I’ll miss so much about him! His constant presence just beside me. His long grooming sessions, his lazy an watchful swagger down the stairs, swinging his fat belly left to right, while sheepishly glancing over his left shoulder to make sure I am following him. His quiet meow. His habit of “rearranging” my coasters: he would knock them on the floor, from the table or the arm rest of the couch. We never quite figured out why just the coasters. 

I hope kitties go to heaven and this way he can meet his brother, Fero, and compare matching bracelets of shaved fur on their paws, from the IVs they got for their kidney diseases. I hope he runs free, with no one chasing him down to clip his claws. I hope he makes someone as happy as he’s made us, and as fulfilled. 

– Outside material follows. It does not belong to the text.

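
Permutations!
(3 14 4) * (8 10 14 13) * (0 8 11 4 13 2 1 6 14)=[8, 6, 1, 2, 3, 5, 14, 7, 10, 9, 0, 4, 12, 11, 13]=(0 8 10)(1 6 14 13 11 4 3 2)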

He never asked for much. Not even for attention. A bowl of food, a clean litter box, a bowl of water, and a window with fresh air where he could watch birds, squirrels and cars.

I’ll miss his presence the most. To me, he was the ultimate symbol of coming home.
He ended up being so much more than a kitty with no name. 

Rest in peace, Little Man! We ache and cry and hope you make another world as happy as you made ours!